The Texas statute, while not so explicit, must receive a similar interpretation. It is incredible that the statute was intended to place the holder of an unrecorded agreement for a mortgage in a better position than the holder of an unrecorded mortgage formally executed. See Boyce v. Shiver, 3 S.C. 515, 529. No Texas cases have been adduced inconsistent with this conclusion, which accords with the rule prevailing generally in other states. See Jones, Mortgages (8th Ed.) § 591; Luch's Appeal, 44 Pa. 519; Putnam v. White, 76 Me. 551. We hold, therefore, that for lack of record the equitable mortgage was not enforceable against the trustee in bankruptcy, and the decree below was erroneous in sustaining it with respect to the real estate.

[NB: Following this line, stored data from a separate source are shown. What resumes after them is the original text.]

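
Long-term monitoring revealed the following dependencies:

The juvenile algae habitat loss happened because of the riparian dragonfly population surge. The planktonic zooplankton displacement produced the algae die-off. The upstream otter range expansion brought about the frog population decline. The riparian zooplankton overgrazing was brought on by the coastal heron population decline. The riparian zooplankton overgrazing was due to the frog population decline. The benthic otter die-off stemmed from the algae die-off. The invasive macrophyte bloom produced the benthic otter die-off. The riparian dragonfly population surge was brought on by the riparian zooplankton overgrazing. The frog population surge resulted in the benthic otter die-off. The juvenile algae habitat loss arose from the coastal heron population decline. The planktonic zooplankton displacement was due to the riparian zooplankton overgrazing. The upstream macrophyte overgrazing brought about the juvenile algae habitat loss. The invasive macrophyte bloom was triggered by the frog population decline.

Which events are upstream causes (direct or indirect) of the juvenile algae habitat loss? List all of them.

Immediate causes of the juvenile algae habitat loss: the upstream macrophyte overgrazing, the coastal heron population decline, the riparian dragonfly population surge.
Further upstream: the upstream otter range expansion, the frog population decline, the riparian zooplankton overgrazing.

the coastal heron population decline, the frog population decline, the riparian dragonfly population surge, the riparian zooplankton overgrazing, the upstream macrophyte overgrazing, the upstream otter range expansion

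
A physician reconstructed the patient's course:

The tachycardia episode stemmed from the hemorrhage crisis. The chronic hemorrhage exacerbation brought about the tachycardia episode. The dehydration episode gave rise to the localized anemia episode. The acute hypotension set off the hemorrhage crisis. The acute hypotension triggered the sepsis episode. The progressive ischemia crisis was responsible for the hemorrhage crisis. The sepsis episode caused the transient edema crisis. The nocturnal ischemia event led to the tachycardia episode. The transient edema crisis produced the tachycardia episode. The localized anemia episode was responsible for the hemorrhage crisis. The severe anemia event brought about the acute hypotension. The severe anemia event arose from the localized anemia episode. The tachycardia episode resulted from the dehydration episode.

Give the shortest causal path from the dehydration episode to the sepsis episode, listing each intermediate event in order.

the dehydration episode → the localized anemia episode → the severe anemia event → the acute hypotension → the sepsis episode

the dehydration episode → the localized anemia episode
the localized anemia episode → the severe anemia event
the severe anemia event → the acute hypotension
the acute hypotension → the sepsis episode
Length: 4 steps.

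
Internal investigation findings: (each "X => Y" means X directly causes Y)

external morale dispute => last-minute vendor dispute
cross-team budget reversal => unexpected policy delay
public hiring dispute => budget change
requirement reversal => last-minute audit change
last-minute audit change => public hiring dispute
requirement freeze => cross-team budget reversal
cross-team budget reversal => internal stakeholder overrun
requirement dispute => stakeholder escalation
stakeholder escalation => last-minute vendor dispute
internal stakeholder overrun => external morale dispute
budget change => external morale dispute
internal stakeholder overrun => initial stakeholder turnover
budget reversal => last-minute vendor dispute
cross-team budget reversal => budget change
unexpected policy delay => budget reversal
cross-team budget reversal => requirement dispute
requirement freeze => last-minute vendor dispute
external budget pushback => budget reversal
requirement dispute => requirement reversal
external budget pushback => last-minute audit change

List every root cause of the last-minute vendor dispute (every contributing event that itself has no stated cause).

Tracing upstream from the last-minute vendor dispute: the last-minute vendor dispute ← the requirement freeze.
A separate upstream branch: the last-minute vendor dispute ← the budget reversal ← the external budget pushback.
Each of those chain origins has no stated cause.

the external budget pushback, the requirement freeze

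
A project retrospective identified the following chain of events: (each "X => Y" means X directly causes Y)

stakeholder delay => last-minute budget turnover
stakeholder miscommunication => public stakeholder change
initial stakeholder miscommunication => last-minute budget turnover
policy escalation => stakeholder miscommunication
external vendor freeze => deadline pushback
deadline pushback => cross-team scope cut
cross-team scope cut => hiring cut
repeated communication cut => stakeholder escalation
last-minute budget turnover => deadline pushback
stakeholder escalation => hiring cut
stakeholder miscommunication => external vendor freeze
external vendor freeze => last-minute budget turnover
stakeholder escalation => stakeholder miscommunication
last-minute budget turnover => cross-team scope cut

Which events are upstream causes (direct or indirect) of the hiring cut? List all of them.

the cross-team scope cut, the deadline pushback, the external vendor freeze, the initial stakeholder miscommunication, the last-minute budget turnover, the policy escalation, the repeated communication cut, the stakeholder delay, the stakeholder escalation, the stakeholder miscommunication

Immediate causes of the hiring cut: the stakeholder escalation, the cross-team scope cut.
Further upstream: the initial stakeholder miscommunication, the policy escalation, the stakeholder delay, the repeated communication cut, the stakeholder miscommunication, the external vendor freeze, the last-minute budget turnover, the deadline pushback.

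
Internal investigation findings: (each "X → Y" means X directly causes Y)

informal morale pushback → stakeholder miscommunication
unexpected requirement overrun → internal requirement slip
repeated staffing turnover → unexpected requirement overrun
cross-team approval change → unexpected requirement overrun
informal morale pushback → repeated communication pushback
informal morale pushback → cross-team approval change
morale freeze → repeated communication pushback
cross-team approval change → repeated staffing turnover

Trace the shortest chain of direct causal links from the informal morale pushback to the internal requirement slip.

the informal morale pushback → the cross-team approval change → the unexpected requirement overrun → the internal requirement slip

the informal morale pushback → the cross-team approval change
the cross-team approval change → the unexpected requirement overrun
the unexpected requirement overrun → the internal requirement slip
Length: 3 steps.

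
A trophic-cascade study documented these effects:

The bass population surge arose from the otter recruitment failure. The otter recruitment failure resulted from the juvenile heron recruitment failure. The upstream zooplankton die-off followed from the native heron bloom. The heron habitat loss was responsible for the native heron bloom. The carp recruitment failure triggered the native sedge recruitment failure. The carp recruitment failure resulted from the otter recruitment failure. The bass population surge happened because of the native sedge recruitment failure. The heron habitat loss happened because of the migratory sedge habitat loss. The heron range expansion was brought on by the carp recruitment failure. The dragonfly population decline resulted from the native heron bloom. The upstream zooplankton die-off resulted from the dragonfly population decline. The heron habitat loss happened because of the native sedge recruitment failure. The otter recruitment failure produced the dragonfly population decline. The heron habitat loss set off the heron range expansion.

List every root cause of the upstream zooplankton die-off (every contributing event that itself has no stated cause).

Tracing upstream from the upstream zooplankton die-off: the upstream zooplankton die-off ← the dragonfly population decline ← the otter recruitment failure ← the juvenile heron recruitment failure.
A separate upstream branch: the upstream zooplankton die-off ← the native heron bloom ← the heron habitat loss ← the migratory sedge habitat loss.
Each of those chain origins has no stated cause.

the juvenile heron recruitment failure, the migratory sedge habitat loss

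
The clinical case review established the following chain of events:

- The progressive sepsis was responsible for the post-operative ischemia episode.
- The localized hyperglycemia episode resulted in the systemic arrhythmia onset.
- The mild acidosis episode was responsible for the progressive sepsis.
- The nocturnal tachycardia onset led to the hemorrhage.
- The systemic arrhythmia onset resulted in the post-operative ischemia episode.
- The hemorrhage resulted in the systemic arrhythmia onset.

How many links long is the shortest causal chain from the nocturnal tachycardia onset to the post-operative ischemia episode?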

As to the shares of stock, the decree of foreclosure was correct. The certificates were delivered into the possession of Dunbaugh at the execution of the agreement of January 20, 1927. This constituted a valid pledge; when possession is given, there is no requirement that the instrument be filed for record. See section 230, N.Y. Lien Law. The trustee's contention that the pledge was subsequently surrendered by reason of the agreement introduced as Exhibit 6, the details of which need not be here stated, is without merit.
The decree of the District Court is reversed as to the lands and in other respects is affirmed. Costs in this court are to be taxed against the plaintiff below.